- Born: June 3, 1876 Brooklyn, New York
- Died: October 12, 1923 (aged 47) Rutland, Massachusetts, U.S.
- Burial place: Oak Grove Cemetery, Medford, Massachusetts
- Military career
- Allegiance: United States
- Branch: United States Marine Corps
- Service years: 1898–1903
- Rank: Private
- Conflicts: Boxer Rebellion
- Awards: Medal of Honor

= William H. Murray (Medal of Honor) =

United States Marine Corps Medal of Honor recipient

William Henry Murray (June 3, 1876 – October 12, 1923) was an American private serving in the United States Marine Corps during the Boxer Rebellion who received the Medal of Honor for bravery.

==Biography==
Murray was born June 3, 1876, in Brooklyn, New York and enlisted into the Marine Corps from Brooklyn on April 8, 1898, under the name Henry W. Davis. After entering the Marine Corps he was sent to fight in the Chinese Boxer Rebellion. He received the Medal for his actions in Peking, China from July 21 – August 17, 1900 and it was presented to him July 19, 1901. He died October 12, 1923, and is buried in Oak Grove Cemetery, Medford, Massachusetts. His grave can be found in the Mystic Lawn, O-61.

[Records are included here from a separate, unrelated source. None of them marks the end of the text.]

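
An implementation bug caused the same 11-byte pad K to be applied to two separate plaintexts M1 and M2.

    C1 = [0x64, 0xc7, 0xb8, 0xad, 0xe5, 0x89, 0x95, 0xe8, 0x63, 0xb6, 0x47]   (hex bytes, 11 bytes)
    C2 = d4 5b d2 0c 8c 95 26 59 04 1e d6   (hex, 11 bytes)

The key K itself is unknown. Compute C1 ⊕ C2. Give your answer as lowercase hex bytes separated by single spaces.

b0 9c 6a a1 69 1c b3 b1 67 a8 91

C1 ⊕ C2 = (M1 ⊕ K) ⊕ (M2 ⊕ K) = M1 ⊕ M2 — the shared key cancels under XOR.
64 XOR d4 = b0
c7 XOR 5b = 9c
b8 XOR d2 = 6a
ad XOR 0c = a1
e5 XOR 8c = 69
89 XOR 95 = 1c
95 XOR 26 = b3
e8 XOR 59 = b1
63 XOR 04 = 67
b6 XOR 1e = a8
47 XOR d6 = 91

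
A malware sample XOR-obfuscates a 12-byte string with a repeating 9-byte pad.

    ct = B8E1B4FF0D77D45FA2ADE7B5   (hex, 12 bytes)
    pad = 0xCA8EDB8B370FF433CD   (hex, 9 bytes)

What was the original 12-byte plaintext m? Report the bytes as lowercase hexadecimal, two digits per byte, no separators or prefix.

726f6f743a78206c6f67696e

The 9-byte key repeats, so the effective keystream is ca 8e db 8b 37 0f f4 33 cd ca 8e db.
byte 0: 184 XOR 202 = 114
byte 1: 225 XOR 142 = 111
byte 2: 180 XOR 219 = 111
byte 3: 255 XOR 139 = 116
byte 4:  13 XOR  55 =  58
byte 5: 119 XOR  15 = 120
byte 6: 212 XOR 244 =  32
byte 7:  95 XOR  51 = 108
byte 8: 162 XOR 205 = 111
byte 9: 173 XOR 202 = 103
byte 10: 231 XOR 142 = 105
byte 11: 181 XOR 219 = 110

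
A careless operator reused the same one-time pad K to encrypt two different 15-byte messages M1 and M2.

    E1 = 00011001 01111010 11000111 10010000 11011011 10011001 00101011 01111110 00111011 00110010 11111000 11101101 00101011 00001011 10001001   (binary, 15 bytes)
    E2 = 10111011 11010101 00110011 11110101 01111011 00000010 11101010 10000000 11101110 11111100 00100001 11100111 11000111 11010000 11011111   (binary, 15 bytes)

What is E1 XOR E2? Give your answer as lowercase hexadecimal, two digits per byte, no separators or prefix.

E1 ⊕ E2 = (M1 ⊕ K) ⊕ (M2 ⊕ K) = M1 ⊕ M2 — the shared key cancels under XOR.
 25 XOR 187 = 162
122 XOR 213 = 175
199 XOR  51 = 244
144 XOR 245 = 101
219 XOR 123 = 160
153 XOR   2 = 155
 43 XOR 234 = 193
126 XOR 128 = 254
 59 XOR 238 = 213
 50 XOR 252 = 206
248 XOR  33 = 217
237 XOR 231 =  10
 43 XOR 199 = 236
 11 XOR 208 = 219
137 XOR 223 =  86

a2aff465a09bc1fed5ced90aecdb56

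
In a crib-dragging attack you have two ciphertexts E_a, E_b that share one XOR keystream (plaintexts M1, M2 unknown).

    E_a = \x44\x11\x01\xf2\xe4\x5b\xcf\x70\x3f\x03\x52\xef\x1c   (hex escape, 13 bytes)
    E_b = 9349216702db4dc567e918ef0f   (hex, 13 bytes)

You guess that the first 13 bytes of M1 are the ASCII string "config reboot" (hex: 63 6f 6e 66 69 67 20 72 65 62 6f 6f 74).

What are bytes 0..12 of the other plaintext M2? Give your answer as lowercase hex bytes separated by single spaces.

First, E_a ⊕ E_b = (M1 ⊕ K) ⊕ (M2 ⊕ K) = M1 ⊕ M2, so the key drops out. Then M2 = (M1 ⊕ M2) ⊕ M1 over the first 13 bytes.
byte 0: (44 XOR 93) XOR 63 = d7 XOR 63 = b4
byte 1: (11 XOR 49) XOR 6f = 58 XOR 6f = 37
byte 2: (01 XOR 21) XOR 6e = 20 XOR 6e = 4e
byte 3: (f2 XOR 67) XOR 66 = 95 XOR 66 = f3
byte 4: (e4 XOR 02) XOR 69 = e6 XOR 69 = 8f
byte 5: (5b XOR db) XOR 67 = 80 XOR 67 = e7
byte 6: (cf XOR 4d) XOR 20 = 82 XOR 20 = a2
byte 7: (70 XOR c5) XOR 72 = b5 XOR 72 = c7
byte 8: (3f XOR 67) XOR 65 = 58 XOR 65 = 3d
byte 9: (03 XOR e9) XOR 62 = ea XOR 62 = 88
byte 10: (52 XOR 18) XOR 6f = 4a XOR 6f = 25
byte 11: (ef XOR ef) XOR 6f = 00 XOR 6f = 6f
byte 12: (1c XOR 0f) XOR 74 = 13 XOR 74 = 67

b4 37 4e f3 8f e7 a2 c7 3d 88 25 6f 67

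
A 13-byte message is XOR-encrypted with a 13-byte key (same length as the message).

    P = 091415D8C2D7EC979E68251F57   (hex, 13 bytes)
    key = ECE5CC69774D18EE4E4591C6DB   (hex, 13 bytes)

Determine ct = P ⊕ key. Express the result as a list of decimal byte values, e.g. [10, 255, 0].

[229, 241, 217, 177, 181, 154, 244, 121, 208, 45, 180, 217, 140]

XOR is its own inverse, so applying the key byte-wise gives the result directly.
byte 0: 09 ^ ec = e5
byte 1: 14 ^ e5 = f1
byte 2: 15 ^ cc = d9
byte 3: d8 ^ 69 = b1
byte 4: c2 ^ 77 = b5
byte 5: d7 ^ 4d = 9a
byte 6: ec ^ 18 = f4
byte 7: 97 ^ ee = 79
byte 8: 9e ^ 4e = d0
byte 9: 68 ^ 45 = 2d
byte 10: 25 ^ 91 = b4
byte 11: 1f ^ c6 = d9
byte 12: 57 ^ db = 8c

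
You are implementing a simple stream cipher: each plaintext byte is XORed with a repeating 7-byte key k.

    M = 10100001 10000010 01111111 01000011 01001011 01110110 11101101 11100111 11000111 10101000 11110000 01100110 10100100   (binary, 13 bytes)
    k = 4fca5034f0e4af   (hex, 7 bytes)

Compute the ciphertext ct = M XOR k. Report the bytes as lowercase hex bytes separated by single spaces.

The 7-byte key repeats, so the effective keystream is 4f ca 50 34 f0 e4 af 4f ca 50 34 f0 e4.
byte 0: a1 ⊕ 4f = ee
byte 1: 82 ⊕ ca = 48
byte 2: 7f ⊕ 50 = 2f
byte 3: 43 ⊕ 34 = 77
byte 4: 4b ⊕ f0 = bb
byte 5: 76 ⊕ e4 = 92
byte 6: ed ⊕ af = 42
byte 7: e7 ⊕ 4f = a8
byte 8: c7 ⊕ ca = 0d
byte 9: a8 ⊕ 50 = f8
byte 10: f0 ⊕ 34 = c4
byte 11: 66 ⊕ f0 = 96
byte 12: a4 ⊕ e4 = 40

ee 48 2f 77 bb 92 42 a8 0d f8 c4 96 40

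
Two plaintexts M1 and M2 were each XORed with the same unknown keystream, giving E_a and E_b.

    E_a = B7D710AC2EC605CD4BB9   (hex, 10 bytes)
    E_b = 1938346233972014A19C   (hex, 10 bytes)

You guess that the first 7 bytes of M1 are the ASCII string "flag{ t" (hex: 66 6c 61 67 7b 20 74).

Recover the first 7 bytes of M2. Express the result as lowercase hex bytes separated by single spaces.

First, E_a ⊕ E_b = (M1 ⊕ K) ⊕ (M2 ⊕ K) = M1 ⊕ M2, so the key drops out. Then M2 = (M1 ⊕ M2) ⊕ M1 over the first 7 bytes.
byte 0: (b7 xor 19) xor 66 = ae xor 66 = c8
byte 1: (d7 xor 38) xor 6c = ef xor 6c = 83
byte 2: (10 xor 34) xor 61 = 24 xor 61 = 45
byte 3: (ac xor 62) xor 67 = ce xor 67 = a9
byte 4: (2e xor 33) xor 7b = 1d xor 7b = 66
byte 5: (c6 xor 97) xor 20 = 51 xor 20 = 71
byte 6: (05 xor 20) xor 74 = 25 xor 74 = 51

c8 83 45 a9 66 71 51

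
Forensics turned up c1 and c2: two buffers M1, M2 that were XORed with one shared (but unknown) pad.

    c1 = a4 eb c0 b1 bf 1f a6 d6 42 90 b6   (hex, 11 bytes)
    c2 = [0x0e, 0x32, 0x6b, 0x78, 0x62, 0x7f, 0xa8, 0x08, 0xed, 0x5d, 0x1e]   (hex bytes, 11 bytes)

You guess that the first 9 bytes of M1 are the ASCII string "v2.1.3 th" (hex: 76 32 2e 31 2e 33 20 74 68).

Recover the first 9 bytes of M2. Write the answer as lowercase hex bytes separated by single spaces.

dc eb 85 f8 f3 53 2e aa c7

First, c1 ⊕ c2 = (M1 ⊕ K) ⊕ (M2 ⊕ K) = M1 ⊕ M2, so the key drops out. Then M2 = (M1 ⊕ M2) ⊕ M1 over the first 9 bytes.
byte 0: (a4 ^ 0e) ^ 76 = aa ^ 76 = dc
byte 1: (eb ^ 32) ^ 32 = d9 ^ 32 = eb
byte 2: (c0 ^ 6b) ^ 2e = ab ^ 2e = 85
byte 3: (b1 ^ 78) ^ 31 = c9 ^ 31 = f8
byte 4: (bf ^ 62) ^ 2e = dd ^ 2e = f3
byte 5: (1f ^ 7f) ^ 33 = 60 ^ 33 = 53
byte 6: (a6 ^ a8) ^ 20 = 0e ^ 20 = 2e
byte 7: (d6 ^ 08) ^ 74 = de ^ 74 = aa
byte 8: (42 ^ ed) ^ 68 = af ^ 68 = c7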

==Medal of Honor citation==
Rank and organization: Private, U.S. Marine Corps. Born: 3 June 1876, Brooklyn, N.Y. Accredited to: New York. G.O. No.: 55, 19 July 1901.

Citation:

In the presence of the enemy during the action at Peking, China, 21 July to 17 August 1900. During this period, Murray distinguished himself by meritorious conduct. (Served as Henry W. Davis.)